Essa apropriação de locais urbanos pela arte conseqüentemente acaba causando uma transformação da paisagem urbana. Moran afirma que “[...] as pessoas transformam as paisagens para lhes proporcionar um ambiente produtivo e familiar, capaz de satisfazer sua imagem de como uma paisagem esteticamente agradável deve parecer” (2006, p. 92). Analisando Peixoto (2002) de uma forma mais profunda, pode-se dizer que apesar das intervenções urbanas tentarem, através da arte, promover determinados lugares como únicos e a conseqüente valorização da identidade urbana, estas intervenções vão contra as idéias de arte propostas por Janson (2001, p. 12) que afirma que “a arte é um objeto estético, feito para ser visto e apreciado pelo seu valor intrínseco. As suas características gerais fazem da arte um objeto a aparte, por isso mesmo muitas vezes é colocada à parte, longe da vida cotidiana, em museus, igrejas ou cavernas”. Essas intervenções urbanas através da arte contribuem para redefinir o espaço urbano, ao criarem novas relações com a sociedade e, com a arquitetura e o urbanismo ao redor dos espaços. De acordo com Benjamin, houve uma transformação em relação ao valor das obras de arte. Se no século XX, as obras eram valorizadas por serem guardadas a sete chaves, preservando sua aura e, consequentemente o seu valor de culto, atualmente, é difícil existirem obras que não sejam abertas à sociedade. Quanto mais a obra é exposta, mais ela é valorizada. Pode-se dizer do declínio do valor de culto e da aura em troca da ascensão do valor de exposição da obra. No entanto, essa troca de valores, não implica necessariamente qualidade artística.

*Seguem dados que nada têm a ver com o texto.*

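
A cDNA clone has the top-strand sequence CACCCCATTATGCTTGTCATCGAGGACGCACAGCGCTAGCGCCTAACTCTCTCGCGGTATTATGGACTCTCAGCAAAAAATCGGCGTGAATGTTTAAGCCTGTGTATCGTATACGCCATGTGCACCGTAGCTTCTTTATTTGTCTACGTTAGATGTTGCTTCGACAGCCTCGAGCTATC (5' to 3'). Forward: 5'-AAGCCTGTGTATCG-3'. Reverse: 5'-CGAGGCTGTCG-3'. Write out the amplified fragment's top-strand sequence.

Forward primer AAGCCTGTGTATCG is found on the top strand at positions 96–109.
The reverse primer's reverse complement is CGACAGCCTCG, which matches the template at positions 162–172.
The product is the template from position 96 through 172 (77 bp).

5'-AAGCCTGTGTATCGTATACGCCATGTGCACCGTAGCTTCTTTATTTGTCTACGTTAGATGTTGCTTCGACAGCCTCG-3'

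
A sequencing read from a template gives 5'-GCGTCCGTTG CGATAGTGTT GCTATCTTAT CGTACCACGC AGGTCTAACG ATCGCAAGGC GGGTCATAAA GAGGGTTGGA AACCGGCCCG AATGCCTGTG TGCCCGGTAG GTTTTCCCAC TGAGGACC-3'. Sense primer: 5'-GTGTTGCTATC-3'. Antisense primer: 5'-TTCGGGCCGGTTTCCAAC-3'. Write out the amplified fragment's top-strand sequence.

5'-GTGTTGCTATCTTATCGTACCACGCAGGTCTAACGATCGCAAGGCGGGTCATAAAGAGGGTTGGAAACCGGCCCGAA-3'

Forward primer GTGTTGCTATC is found on the top strand at positions 16–26.
Reverse complement of the reverse primer: GTTGGAAACCGGCCCGAA. This occurs on the top strand at positions 75–92.
The product is the template from position 16 through 92 (77 bp).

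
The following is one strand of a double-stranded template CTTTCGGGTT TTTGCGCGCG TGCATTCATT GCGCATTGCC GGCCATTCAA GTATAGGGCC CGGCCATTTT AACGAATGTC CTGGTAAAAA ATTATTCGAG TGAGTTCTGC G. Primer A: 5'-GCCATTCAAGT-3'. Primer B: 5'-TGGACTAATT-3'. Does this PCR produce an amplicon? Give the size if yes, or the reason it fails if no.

No product — primer B has no binding site in the template.

Primer B (TGGACTAATT) does not match the top strand, and its reverse complement AATTAGTCCA does not match either.
With no annealing site for primer B, no amplification occurs.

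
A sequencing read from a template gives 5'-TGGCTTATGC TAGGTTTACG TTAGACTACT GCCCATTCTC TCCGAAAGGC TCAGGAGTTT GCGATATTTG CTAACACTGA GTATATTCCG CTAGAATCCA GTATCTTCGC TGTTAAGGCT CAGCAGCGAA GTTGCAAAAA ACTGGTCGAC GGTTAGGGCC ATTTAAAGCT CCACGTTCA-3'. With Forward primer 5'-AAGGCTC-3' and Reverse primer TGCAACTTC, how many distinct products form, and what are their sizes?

The forward primer AAGGCTC matches the top strand at positions 46–52, 115–121.
The reverse primer's reverse complement is GAAGTTGCA, matching at positions 128–136.
Each forward site pairs with the reverse site to give a product ending at position 136: sizes 91, 22 bp.

Two products: 91 bp, 22 bp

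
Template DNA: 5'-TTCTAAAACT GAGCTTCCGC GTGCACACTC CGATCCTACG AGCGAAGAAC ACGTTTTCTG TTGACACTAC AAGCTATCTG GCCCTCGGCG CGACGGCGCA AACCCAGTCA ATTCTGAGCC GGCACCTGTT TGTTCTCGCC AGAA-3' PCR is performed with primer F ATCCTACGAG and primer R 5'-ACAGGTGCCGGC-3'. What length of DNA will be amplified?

Scanning the template, ATCCTACGAG occurs at positions 33–42; this primer anneals to the bottom strand there with its 3' end pointing downstream.
The reverse primer's reverse complement is GCCGGCACCTGT, which matches the template at positions 118–129.
The product runs from position 33 to position 129, so its length is 129 − 33 + 1 = 97 bp.

97 bp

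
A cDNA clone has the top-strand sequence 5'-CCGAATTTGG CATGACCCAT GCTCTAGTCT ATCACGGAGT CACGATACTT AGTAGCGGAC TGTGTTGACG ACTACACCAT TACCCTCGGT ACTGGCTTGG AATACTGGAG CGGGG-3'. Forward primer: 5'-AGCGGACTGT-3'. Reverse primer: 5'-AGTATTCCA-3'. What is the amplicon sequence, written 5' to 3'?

5'-AGCGGACTGTGTTGACGACTACACCATTACCCTCGGTACTGGCTTGGAATACT-3'

The forward primer matches the template at positions 54–63.
Reverse complement of the reverse primer: TGGAATACT. This occurs on the top strand at positions 98–106.
The product is the template from position 54 through 106 (53 bp).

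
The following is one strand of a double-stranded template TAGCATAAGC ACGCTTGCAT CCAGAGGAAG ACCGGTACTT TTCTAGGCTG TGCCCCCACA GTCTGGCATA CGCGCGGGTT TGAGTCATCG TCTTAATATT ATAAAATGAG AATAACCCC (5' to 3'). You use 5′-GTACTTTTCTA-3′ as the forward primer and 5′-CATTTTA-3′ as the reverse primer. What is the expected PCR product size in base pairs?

74 bp

Forward primer GTACTTTTCTA is found on the top strand at positions 35–45.
Taking the reverse complement of CATTTTA gives TAAAATG, found at positions 102–108 on the template; the primer anneals here to the top strand with its 3' end pointing upstream.
Product length = (reverse-primer end) − (forward-primer start) + 1 = 108 − 35 + 1 = 74 bp.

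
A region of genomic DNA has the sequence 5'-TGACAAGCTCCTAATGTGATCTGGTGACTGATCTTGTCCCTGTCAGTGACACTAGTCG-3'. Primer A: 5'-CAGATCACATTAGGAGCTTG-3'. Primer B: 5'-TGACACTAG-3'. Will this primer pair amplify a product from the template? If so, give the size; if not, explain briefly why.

Primer A (CAGATCACATTAGGAGCTTG) has reverse complement CAAGCTCCTAATGTGATCTG, which matches the top strand at positions 4–23; primer A anneals to the top strand there with its 3' end pointing upstream toward position 4.
Primer B (TGACACTAG) matches the top strand directly at positions 47–55; it anneals to the bottom strand with its 3' end pointing downstream toward position 55.
The 3' ends diverge (primer A extends toward position 1, primer B toward position 58), so the primers never converge on a shared product.

No product — the primers' 3' ends point away from each other.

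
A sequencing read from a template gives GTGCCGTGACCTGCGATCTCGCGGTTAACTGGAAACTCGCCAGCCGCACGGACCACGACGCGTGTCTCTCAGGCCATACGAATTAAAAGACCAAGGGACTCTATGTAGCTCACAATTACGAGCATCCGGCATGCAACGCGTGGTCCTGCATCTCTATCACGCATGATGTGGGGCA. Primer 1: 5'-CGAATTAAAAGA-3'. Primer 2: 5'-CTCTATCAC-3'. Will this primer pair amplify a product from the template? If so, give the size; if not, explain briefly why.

Primer 1 (CGAATTAAAAGA) matches the top strand at positions 79–90 (3' end points downstream).
Primer 2 (CTCTATCAC) also matches the top strand directly, at positions 152–160 — its reverse complement GTGATAGAG is not present.
Both primers anneal to the bottom strand with 3' ends pointing the same way, so neither can prime synthesis back toward the other.

No product — both primers anneal to the same strand and extend in the same direction.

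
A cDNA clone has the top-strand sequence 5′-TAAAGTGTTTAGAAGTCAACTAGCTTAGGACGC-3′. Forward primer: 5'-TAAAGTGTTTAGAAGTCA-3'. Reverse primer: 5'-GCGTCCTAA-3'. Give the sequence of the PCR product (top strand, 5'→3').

Scanning the template, TAAAGTGTTTAGAAGTCA occurs at positions 1–18; this primer anneals to the bottom strand there with its 3' end pointing downstream.
Reverse complement of the reverse primer: TTAGGACGC. This occurs on the top strand at positions 25–33.
The product is the template from position 1 through 33 (33 bp).

5'-TAAAGTGTTTAGAAGTCAACTAGCTTAGGACGC-3'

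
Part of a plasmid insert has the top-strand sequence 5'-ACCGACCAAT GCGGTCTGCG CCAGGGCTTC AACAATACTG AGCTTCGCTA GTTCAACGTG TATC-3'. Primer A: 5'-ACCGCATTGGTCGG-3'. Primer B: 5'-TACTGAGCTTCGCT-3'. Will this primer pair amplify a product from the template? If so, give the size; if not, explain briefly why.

No product — the primers' 3' ends point away from each other.

Primer A (ACCGCATTGGTCGG) has reverse complement CCGACCAATGCGGT, which matches the top strand at positions 2–15; primer A anneals to the top strand there with its 3' end pointing upstream toward position 2.
Primer B (TACTGAGCTTCGCT) matches the top strand directly at positions 36–49; it anneals to the bottom strand with its 3' end pointing downstream toward position 49.
The 3' ends diverge (primer A extends toward position 1, primer B toward position 64), so the primers never converge on a shared product.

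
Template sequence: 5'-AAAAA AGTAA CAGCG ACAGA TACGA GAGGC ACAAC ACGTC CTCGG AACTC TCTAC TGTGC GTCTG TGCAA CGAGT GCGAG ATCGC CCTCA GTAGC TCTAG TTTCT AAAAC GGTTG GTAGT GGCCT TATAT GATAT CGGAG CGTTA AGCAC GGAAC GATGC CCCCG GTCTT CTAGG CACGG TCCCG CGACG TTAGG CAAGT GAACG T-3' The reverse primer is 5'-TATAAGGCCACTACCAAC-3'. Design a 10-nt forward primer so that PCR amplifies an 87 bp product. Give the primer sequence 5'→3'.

The reverse primer's reverse complement GTTGGTAGTGGCCTTATA matches the template at positions 112–129, so the product ends at position 129.
An 87 bp product then starts at position 129 − 87 + 1 = 43.
The forward primer is identical to the top strand there: CGGAACTCTC.

5'-CGGAACTCTC-3'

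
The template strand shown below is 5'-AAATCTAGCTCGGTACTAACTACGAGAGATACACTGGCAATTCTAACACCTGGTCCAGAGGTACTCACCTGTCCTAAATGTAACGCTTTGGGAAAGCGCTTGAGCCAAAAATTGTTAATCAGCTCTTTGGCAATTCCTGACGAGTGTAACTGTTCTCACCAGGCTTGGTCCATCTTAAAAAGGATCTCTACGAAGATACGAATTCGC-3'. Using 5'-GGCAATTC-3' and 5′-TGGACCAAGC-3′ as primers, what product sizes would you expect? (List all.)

137 bp, 44 bp

The forward primer GGCAATTC matches the top strand at positions 36–43, 129–136.
The reverse primer's reverse complement is GCTTGGTCCA, matching at positions 163–172.
Each forward site pairs with the reverse site to give a product ending at position 172: sizes 137, 44 bp.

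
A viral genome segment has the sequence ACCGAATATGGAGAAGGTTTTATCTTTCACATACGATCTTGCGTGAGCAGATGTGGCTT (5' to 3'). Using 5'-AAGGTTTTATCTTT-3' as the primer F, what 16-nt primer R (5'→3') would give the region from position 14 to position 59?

The product's 3' end on the top strand is position 59.
The reverse primer anneals to the top strand over positions 44–59, i.e. to TGAGCAGATGTGGCTT.
Its sequence written 5'→3' is the reverse complement: AAGCCACATCTGCTCA.

5'-AAGCCACATCTGCTCA-3'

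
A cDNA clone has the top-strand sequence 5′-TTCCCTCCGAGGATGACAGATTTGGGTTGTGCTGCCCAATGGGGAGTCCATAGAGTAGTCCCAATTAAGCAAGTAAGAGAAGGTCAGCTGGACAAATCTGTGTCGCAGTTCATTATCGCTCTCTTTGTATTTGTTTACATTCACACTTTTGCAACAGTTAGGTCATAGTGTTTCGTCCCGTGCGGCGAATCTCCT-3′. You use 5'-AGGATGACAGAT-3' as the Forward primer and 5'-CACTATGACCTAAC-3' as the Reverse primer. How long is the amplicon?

Scanning the template, AGGATGACAGAT occurs at positions 10–21; this primer anneals to the bottom strand there with its 3' end pointing downstream.
Reverse complement of the reverse primer: GTTAGGTCATAGTG. This occurs on the top strand at positions 157–170.
Amplicon spans positions 10–170: 161 bp.

161 bp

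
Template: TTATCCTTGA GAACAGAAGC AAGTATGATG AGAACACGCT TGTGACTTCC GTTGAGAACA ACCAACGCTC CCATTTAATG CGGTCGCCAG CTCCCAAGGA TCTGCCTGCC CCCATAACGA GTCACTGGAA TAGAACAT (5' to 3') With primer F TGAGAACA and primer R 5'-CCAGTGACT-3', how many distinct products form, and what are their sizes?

Three products: 121 bp, 100 bp, 76 bp

The forward primer TGAGAACA matches the top strand at positions 8–15, 29–36, 53–60.
The reverse primer's reverse complement is AGTCACTGG, matching at positions 120–128.
Each forward site pairs with the reverse site to give a product ending at position 128: sizes 121, 100, 76 bp.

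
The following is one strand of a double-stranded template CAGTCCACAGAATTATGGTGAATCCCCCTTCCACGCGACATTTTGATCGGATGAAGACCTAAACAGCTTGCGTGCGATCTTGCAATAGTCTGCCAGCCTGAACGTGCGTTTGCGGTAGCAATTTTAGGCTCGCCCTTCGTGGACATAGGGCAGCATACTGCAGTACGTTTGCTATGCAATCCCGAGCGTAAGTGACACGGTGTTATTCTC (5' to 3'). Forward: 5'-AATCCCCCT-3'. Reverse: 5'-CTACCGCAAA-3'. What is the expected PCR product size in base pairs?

98 bp

Scanning the template, AATCCCCCT occurs at positions 21–29; this primer anneals to the bottom strand there with its 3' end pointing downstream.
Taking the reverse complement of CTACCGCAAA gives TTTGCGGTAG, found at positions 109–118 on the template; the primer anneals here to the top strand with its 3' end pointing upstream.
Product length = (reverse-primer end) − (forward-primer start) + 1 = 118 − 21 + 1 = 98 bp.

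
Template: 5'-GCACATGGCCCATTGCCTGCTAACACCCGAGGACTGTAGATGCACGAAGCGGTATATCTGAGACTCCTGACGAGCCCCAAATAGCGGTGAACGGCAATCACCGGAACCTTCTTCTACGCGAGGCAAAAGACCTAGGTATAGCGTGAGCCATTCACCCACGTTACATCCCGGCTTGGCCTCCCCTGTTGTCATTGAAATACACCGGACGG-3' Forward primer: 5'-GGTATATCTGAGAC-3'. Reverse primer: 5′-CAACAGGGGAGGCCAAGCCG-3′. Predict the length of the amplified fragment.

138 bp

The forward primer matches the template at positions 51–64.
Taking the reverse complement of CAACAGGGGAGGCCAAGCCG gives CGGCTTGGCCTCCCCTGTTG, found at positions 169–188 on the template; the primer anneals here to the top strand with its 3' end pointing upstream.
The product runs from position 51 to position 188, so its length is 188 − 51 + 1 = 138 bp.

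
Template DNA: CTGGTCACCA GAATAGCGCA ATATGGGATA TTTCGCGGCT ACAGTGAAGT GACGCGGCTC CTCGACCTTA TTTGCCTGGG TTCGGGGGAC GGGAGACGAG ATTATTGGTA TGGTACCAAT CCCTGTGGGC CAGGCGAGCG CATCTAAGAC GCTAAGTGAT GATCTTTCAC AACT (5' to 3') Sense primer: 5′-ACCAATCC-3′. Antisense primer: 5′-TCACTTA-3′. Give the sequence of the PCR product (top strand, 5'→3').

5'-ACCAATCCCTGTGGGCCAGGCGAGCGCATCTAAGACGCTAAGTGA-3'

Forward primer ACCAATCC is found on the top strand at positions 115–122.
Taking the reverse complement of TCACTTA gives TAAGTGA, found at positions 153–159 on the template; the primer anneals here to the top strand with its 3' end pointing upstream.
The product is the template from position 115 through 159 (45 bp).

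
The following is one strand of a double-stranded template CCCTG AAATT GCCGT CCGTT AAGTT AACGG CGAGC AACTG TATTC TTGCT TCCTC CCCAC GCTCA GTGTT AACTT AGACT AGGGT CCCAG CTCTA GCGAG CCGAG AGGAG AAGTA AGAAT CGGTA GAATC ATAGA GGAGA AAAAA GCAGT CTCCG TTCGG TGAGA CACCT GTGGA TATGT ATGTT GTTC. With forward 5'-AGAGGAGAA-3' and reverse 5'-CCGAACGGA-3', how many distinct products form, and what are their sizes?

Two products: 57 bp, 28 bp

The forward primer AGAGGAGAA matches the top strand at positions 104–112, 133–141.
The reverse primer's reverse complement is TCCGTTCGG, matching at positions 152–160.
Each forward site pairs with the reverse site to give a product ending at position 160: sizes 57, 28 bp.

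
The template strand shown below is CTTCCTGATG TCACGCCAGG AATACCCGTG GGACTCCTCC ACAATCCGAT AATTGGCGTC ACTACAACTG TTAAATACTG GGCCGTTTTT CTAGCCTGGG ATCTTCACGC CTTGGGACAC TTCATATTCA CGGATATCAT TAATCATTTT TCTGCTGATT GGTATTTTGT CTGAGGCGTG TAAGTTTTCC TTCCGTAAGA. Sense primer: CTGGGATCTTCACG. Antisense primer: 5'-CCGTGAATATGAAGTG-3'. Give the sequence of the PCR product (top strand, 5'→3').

Forward primer CTGGGATCTTCACG is found on the top strand at positions 96–109.
The reverse primer's reverse complement is CACTTCATATTCACGG, which matches the template at positions 118–133.
The product is the template from position 96 through 133 (38 bp).

5'-CTGGGATCTTCACGCCTTGGGACACTTCATATTCACGG-3'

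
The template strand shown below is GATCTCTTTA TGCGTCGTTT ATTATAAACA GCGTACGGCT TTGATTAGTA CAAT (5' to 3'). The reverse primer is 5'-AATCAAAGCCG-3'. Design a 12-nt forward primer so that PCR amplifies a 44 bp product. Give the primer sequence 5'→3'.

5'-TCTCTTTATGCG-3'

The reverse primer's reverse complement CGGCTTTGATT matches the template at positions 36–46, so the product ends at position 46.
A 44 bp product then starts at position 46 − 44 + 1 = 3.
The forward primer is identical to the top strand there: TCTCTTTATGCG.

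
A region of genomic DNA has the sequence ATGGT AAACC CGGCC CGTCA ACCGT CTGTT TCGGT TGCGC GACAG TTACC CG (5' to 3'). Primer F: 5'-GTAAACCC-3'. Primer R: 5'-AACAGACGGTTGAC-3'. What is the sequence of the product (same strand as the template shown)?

5'-GTAAACCCGGCCCGTCAACCGTCTGTT-3'

Scanning the template, GTAAACCC occurs at positions 4–11; this primer anneals to the bottom strand there with its 3' end pointing downstream.
Reverse complement of the reverse primer: GTCAACCGTCTGTT. This occurs on the top strand at positions 17–30.
The product is the template from position 4 through 30 (27 bp).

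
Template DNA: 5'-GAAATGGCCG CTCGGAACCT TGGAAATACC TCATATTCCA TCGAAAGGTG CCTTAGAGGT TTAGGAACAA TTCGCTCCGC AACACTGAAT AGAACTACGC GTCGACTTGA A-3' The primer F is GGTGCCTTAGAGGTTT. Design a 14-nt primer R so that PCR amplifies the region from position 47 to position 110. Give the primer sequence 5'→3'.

The product's 3' end on the top strand is position 110.
The reverse primer anneals to the top strand over positions 97–110, i.e. to ACGCGTCGACTTGA.
Its sequence written 5'→3' is the reverse complement: TCAAGTCGACGCGT.

5'-TCAAGTCGACGCGT-3'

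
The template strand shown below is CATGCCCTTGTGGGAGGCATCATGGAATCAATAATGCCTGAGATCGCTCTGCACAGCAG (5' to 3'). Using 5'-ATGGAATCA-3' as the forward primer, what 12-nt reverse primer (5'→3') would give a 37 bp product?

5'-TGCTGTGCAGAG-3'

The forward primer binds at positions 22–30, so a 37 bp product ends at position 22 + 37 − 1 = 58.
The reverse primer anneals to the top strand over positions 47–58, i.e. to CTCTGCACAGCA.
Its sequence written 5'→3' is the reverse complement: TGCTGTGCAGAG.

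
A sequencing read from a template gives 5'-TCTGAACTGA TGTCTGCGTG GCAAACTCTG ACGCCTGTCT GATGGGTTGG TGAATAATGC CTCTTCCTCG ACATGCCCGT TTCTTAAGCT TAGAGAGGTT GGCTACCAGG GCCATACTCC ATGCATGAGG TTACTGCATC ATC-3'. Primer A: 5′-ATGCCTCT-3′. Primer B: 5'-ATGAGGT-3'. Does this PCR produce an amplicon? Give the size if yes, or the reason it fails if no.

Primer A (ATGCCTCT) matches the top strand at positions 57–64 (3' end points downstream).
Primer B (ATGAGGT) also matches the top strand directly, at positions 125–131 — its reverse complement ACCTCAT is not present.
Both primers anneal to the bottom strand with 3' ends pointing the same way, so neither can prime synthesis back toward the other.

No product — both primers anneal to the same strand and extend in the same direction.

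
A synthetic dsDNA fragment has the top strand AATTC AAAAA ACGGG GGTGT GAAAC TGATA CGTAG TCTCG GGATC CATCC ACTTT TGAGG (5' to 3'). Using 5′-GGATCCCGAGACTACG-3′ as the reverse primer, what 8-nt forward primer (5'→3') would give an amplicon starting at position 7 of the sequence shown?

5'-AAAAACGG-3'

The reverse primer's reverse complement CGTAGTCTCGGGATCC matches the template at positions 31–46; the product starts at position 7.
The forward primer is identical to the top strand over positions 7–14: AAAAACGG.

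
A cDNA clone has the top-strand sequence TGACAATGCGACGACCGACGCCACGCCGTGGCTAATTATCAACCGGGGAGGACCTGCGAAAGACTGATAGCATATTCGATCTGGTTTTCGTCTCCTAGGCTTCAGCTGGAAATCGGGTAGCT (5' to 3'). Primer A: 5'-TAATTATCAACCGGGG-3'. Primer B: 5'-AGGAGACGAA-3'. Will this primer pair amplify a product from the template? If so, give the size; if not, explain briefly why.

Primer A (TAATTATCAACCGGGG) matches the top strand at positions 33–48; it acts as a forward primer.
Primer B's reverse complement is TTCGTCTCCT, matching the top strand at positions 87–96; it acts as a reverse primer.
The 3' ends face each other across positions 33–96, giving a 64 bp product.

Yes — a 64 bp product.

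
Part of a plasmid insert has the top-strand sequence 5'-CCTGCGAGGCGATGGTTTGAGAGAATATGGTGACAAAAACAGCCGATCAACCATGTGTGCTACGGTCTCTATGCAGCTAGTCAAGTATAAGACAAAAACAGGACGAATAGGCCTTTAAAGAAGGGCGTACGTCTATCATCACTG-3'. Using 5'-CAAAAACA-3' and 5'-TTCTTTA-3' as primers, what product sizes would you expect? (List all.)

89 bp, 30 bp

The forward primer CAAAAACA matches the top strand at positions 34–41, 93–100.
The reverse primer's reverse complement is TAAAGAA, matching at positions 116–122.
Each forward site pairs with the reverse site to give a product ending at position 122: sizes 89, 30 bp.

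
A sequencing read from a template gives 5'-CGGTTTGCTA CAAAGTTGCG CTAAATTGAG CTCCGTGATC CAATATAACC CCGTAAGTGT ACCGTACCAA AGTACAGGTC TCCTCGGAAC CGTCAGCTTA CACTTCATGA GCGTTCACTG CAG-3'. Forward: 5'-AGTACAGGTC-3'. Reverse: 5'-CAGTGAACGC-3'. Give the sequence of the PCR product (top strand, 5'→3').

5'-AGTACAGGTCTCCTCGGAACCGTCAGCTTACACTTCATGAGCGTTCACTG-3'

Scanning the template, AGTACAGGTC occurs at positions 71–80; this primer anneals to the bottom strand there with its 3' end pointing downstream.
The reverse primer's reverse complement is GCGTTCACTG, which matches the template at positions 111–120.
The product is the template from position 71 through 120 (50 bp).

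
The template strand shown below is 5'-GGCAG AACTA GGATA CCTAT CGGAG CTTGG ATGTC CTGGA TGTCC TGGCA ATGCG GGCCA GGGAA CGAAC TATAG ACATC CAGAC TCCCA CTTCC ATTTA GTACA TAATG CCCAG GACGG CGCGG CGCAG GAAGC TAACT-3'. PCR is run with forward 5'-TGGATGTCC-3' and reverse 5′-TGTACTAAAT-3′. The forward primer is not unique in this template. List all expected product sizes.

The forward primer TGGATGTCC matches the top strand at positions 28–36, 37–45.
The reverse primer's reverse complement is ATTTAGTACA, matching at positions 96–105.
Each forward site pairs with the reverse site to give a product ending at position 105: sizes 78, 69 bp.

78 bp, 69 bp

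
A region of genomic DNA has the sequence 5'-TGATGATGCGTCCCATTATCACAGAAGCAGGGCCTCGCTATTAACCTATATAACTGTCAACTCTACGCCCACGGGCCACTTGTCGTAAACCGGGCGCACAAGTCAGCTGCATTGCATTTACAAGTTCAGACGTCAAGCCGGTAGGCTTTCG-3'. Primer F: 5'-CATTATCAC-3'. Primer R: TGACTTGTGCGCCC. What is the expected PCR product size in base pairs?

Forward primer CATTATCAC is found on the top strand at positions 14–22.
Taking the reverse complement of TGACTTGTGCGCCC gives GGGCGCACAAGTCA, found at positions 92–105 on the template; the primer anneals here to the top strand with its 3' end pointing upstream.
Amplicon spans positions 14–105: 92 bp.

92 bp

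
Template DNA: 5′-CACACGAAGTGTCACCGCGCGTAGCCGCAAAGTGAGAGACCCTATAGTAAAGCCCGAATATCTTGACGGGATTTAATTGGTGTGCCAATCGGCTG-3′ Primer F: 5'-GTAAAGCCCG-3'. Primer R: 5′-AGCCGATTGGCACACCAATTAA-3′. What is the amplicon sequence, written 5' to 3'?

5'-GTAAAGCCCGAATATCTTGACGGGATTTAATTGGTGTGCCAATCGGCT-3'

Scanning the template, GTAAAGCCCG occurs at positions 47–56; this primer anneals to the bottom strand there with its 3' end pointing downstream.
The reverse primer's reverse complement is TTAATTGGTGTGCCAATCGGCT, which matches the template at positions 73–94.
The product is the template from position 47 through 94 (48 bp).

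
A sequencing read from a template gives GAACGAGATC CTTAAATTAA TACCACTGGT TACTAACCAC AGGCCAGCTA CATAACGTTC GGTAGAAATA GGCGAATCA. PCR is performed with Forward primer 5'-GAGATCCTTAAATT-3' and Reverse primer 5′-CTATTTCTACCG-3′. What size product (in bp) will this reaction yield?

Forward primer GAGATCCTTAAATT is found on the top strand at positions 5–18.
Taking the reverse complement of CTATTTCTACCG gives CGGTAGAAATAG, found at positions 60–71 on the template; the primer anneals here to the top strand with its 3' end pointing upstream.
The product runs from position 5 to position 71, so its length is 71 − 5 + 1 = 67 bp.

67 bp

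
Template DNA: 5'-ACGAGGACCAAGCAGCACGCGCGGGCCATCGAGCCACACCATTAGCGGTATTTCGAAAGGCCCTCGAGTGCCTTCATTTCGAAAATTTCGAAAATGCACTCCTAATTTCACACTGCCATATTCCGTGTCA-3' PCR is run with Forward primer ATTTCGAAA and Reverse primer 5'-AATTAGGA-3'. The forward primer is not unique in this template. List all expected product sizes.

58 bp, 32 bp, 23 bp

The forward primer ATTTCGAAA matches the top strand at positions 50–58, 76–84, 85–93.
The reverse primer's reverse complement is TCCTAATT, matching at positions 100–107.
Each forward site pairs with the reverse site to give a product ending at position 107: sizes 58, 32, 23 bp.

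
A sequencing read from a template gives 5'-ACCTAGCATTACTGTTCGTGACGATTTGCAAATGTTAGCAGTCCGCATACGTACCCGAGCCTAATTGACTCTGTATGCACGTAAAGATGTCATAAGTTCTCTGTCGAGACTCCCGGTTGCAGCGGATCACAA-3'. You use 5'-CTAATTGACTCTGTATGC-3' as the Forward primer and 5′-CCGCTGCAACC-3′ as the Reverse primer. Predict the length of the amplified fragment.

Forward primer CTAATTGACTCTGTATGC is found on the top strand at positions 61–78.
The reverse primer's reverse complement is GGTTGCAGCGG, which matches the template at positions 115–125.
Amplicon spans positions 61–125: 65 bp.

65 bp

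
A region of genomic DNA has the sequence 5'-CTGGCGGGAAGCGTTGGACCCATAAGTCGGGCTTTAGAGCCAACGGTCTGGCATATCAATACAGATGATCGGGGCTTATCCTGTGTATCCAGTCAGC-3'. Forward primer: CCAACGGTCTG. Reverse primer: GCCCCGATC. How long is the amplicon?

36 bp

Scanning the template, CCAACGGTCTG occurs at positions 40–50; this primer anneals to the bottom strand there with its 3' end pointing downstream.
Reverse complement of the reverse primer: GATCGGGGC. This occurs on the top strand at positions 67–75.
The product runs from position 40 to position 75, so its length is 75 − 40 + 1 = 36 bp.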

CONCLUSÃO Através do assunto discutido ao longo da pesquisa, pode-se concluir que a arte urbana apropria-se do meio, na qual a cidade serve de suporte para o seu desenvolvimento. Outro ponto levantado seria a semelhança entre a arte rupestre e as intervenções urbanas, como o grafite e a pichação, em relação à demarcação de território. Pode-se admitir que tal apropriação discutida no decorrer do trabalho, existe de maneira concreta em nossos centros urbanos e está intimamente ligada aos conceitos de arte rupestre e ao valor de culto apresentado por Walter Benjamin, em que a intervenção não é importante por seu valor de exposição, devido ao alto volume de manifestações grafiteiras, e sim por seu valor único e o que pretende se expressar nele.